Composition vs. Model: Art and Subjectivity in Generative Culture
Lecture by Bassam El Baroni (in englischer Sprache)
Montag, 17. August 2015, 19.30h
Münstergass-Buchhandlung, Bern
“Composition, composition is the sole definition of art. Composition is aesthetic, and what is not composed is not a work of art.”
Thus wrote Deleuze and Guattari in the final chapter of their 1991 book ‘What is Philosophy?’ For Deleuze and Guattari the composition is the primal characteristic of all art whether visual, aural, written, or a fusion of these. The composition’s main function is to synthesise a ‘compound of sensations’, these compounds can be conceptual or formal and come in varieties or ‘monumental types’ that we can classify. This is basically why we can recognise that art is art while maintaining the idea that ‘anything can be art’. Even silence, blankness, or stillness, indicators sometimes used in art, are composed or are part of a composition. This simple fact complicates and places extra demands on recent calls for exiting contemporary art and making art more adequate for the computational present and future. Art’s historic and normative association with composition is rooted in the process through which it readapted its labour from the labour of making things to serve traditional artisanal, religious, and functional purposes to the a labour that emphasises the extraction of the percept (i.e. the mental concept that is established as a consequence of the process of perception) from perceptions of external cognizable objects. The labour associated with art became a labour of perceptual extraction and thus became firmly dependent on individuality, subjective narratives, and overemphasis on differences as sources for variation in percept extraction.

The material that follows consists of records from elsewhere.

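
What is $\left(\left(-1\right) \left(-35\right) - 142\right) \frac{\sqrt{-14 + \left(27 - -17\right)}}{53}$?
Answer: $- \frac{107 \sqrt{30}}{53} \approx -11.058$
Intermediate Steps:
$\left(\left(-1\right) \left(-35\right) - 142\right) \frac{\sqrt{-14 + \left(27 - -17\right)}}{53} = \left(35 - 142\right) \sqrt{-14 + \left(27 + 17\right)} \frac{1}{53} = - 107 \sqrt{-14 + 44} \cdot \frac{1}{53} = - 107 \sqrt{30} \cdot \frac{1}{53} = - 107 \frac{\sqrt{30}}{53} = - \frac{107 \sqrt{30}}{53}$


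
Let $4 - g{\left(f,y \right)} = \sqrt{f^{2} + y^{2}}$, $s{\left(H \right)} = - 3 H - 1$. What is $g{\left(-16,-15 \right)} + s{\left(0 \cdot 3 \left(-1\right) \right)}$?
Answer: $3 - \sqrt{481} \approx -18.932$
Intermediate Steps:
$s{\left(H \right)} = -1 - 3 H$
$g{\left(f,y \right)} = 4 - \sqrt{f^{2} + y^{2}}$
$g{\left(-16,-15 \right)} + s{\left(0 \cdot 3 \left(-1\right) \right)} = \left(4 - \sqrt{\left(-16\right)^{2} + \left(-15\right)^{2}}\right) - \left(1 + 3 \cdot 0 \cdot 3 \left(-1\right)\right) = \left(4 - \sqrt{256 + 225}\right) - \left(1 + 3 \cdot 0 \left(-1\right)\right) = \left(4 - \sqrt{481}\right) - 1 = 3 - \sqrt{481}$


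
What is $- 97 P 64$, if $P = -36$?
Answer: $223488$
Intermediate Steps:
$- 97 P 64 = \left(-97\right) \left(-36\right) 64 = 3492 \cdot 64 = 223488$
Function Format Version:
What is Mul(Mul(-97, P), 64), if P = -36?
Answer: 223488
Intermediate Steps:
Mul(Mul(-97, P), 64) = Mul(Mul(-97, -36), 64) = Mul(3492, 64) = 223488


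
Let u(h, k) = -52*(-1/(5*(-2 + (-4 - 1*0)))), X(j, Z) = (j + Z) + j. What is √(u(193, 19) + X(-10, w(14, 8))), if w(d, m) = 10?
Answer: 4*I*√165/15 ≈ 3.4254*I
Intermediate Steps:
X(j, Z) = Z + 2*j (X(j, Z) = (Z + j) + j = Z + 2*j)
u(h, k) = -26/15 (u(h, k) = -52*(-1/(5*(-2 + (-4 + 0)))) = -52*(-1/(5*(-2 - 4))) = -52/((-5*(-6))) = -52/30 = -52*1/30 = -26/15)
√(u(193, 19) + X(-10, w(14, 8))) = √(-26/15 + (10 + 2*(-10))) = √(-26/15 + (10 - 20)) = √(-26/15 - 10) = √(-176/15) = 4*I*√165/15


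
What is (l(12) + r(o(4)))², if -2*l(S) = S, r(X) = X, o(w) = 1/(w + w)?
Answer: 2209/64 ≈ 34.516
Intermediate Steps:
o(w) = 1/(2*w)
l(S) = -S/2
(l(12) + r(o(4)))² = (-½*12 + (½)/4)² = (-6 + (½)*(¼))² = (-6 + ⅛)² = (-47/8)² = 2209/64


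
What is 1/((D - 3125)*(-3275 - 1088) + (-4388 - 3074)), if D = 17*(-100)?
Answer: 1/21044013 ≈ 4.7519e-8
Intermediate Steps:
D = -1700
1/((D - 3125)*(-3275 - 1088) + (-4388 - 3074)) = 1/((-1700 - 3125)*(-3275 - 1088) + (-4388 - 3074)) = 1/(-4825*(-4363) - 7462) = 1/(21051475 - 7462) = 1/21044013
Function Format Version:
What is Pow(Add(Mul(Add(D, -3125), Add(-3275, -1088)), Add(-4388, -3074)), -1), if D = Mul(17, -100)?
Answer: Rational(1, 21044013) ≈ 4.7519e-8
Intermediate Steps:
D = -1700
Pow(Add(Mul(Add(D, -3125), Add(-3275, -1088)), Add(-4388, -3074)), -1) = Pow(Add(Mul(Add(-1700, -3125), Add(-3275, -1088)), Add(-4388, -3074)), -1) = Pow(Add(Mul(-4825, -4363), -7462), -1) = Pow(Add(21051475, -7462), -1) = Pow(21044013, -1) = Rational(1, 21044013)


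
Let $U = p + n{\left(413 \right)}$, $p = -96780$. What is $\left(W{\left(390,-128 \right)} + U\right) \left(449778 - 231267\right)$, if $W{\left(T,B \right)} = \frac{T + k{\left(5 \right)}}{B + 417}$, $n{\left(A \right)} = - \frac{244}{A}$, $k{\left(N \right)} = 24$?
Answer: $- \frac{2524079557658934}{119357} \approx -2.1147 \cdot 10^{10}$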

Unless we take research and its presentation in events to simply be art, composition remains the general and essential characteristic of what art is until today. But, while this may be the case, these compositions currently exist within the culture of the generative, the algorithmic etc. in which computational models are giving form to composition-equivalents. Some recent practices and theory – through their research on the concept of the generic – seem to be looking at the possibility of art as a generative model (or computational model), since the model is all that the composition is not, its power lies in setting up a dynamic infrastructure that is not dependent on the extraction of precepts from external objects but the equalisation and processing of everything inside a model for which everything is indiscriminately input and output data. The question emerges then, does not adequacy to generative culture entail the questioning and rethinking of composition as that which is art’s principle, and can there be any exit from contemporary art without exiting composition itself? Looking at practices that work with the conceptual, aesthetic and moral implications of the generative, the talk aims to identify the different ways in which the relation between the composition and the generative model has been approached in recent years.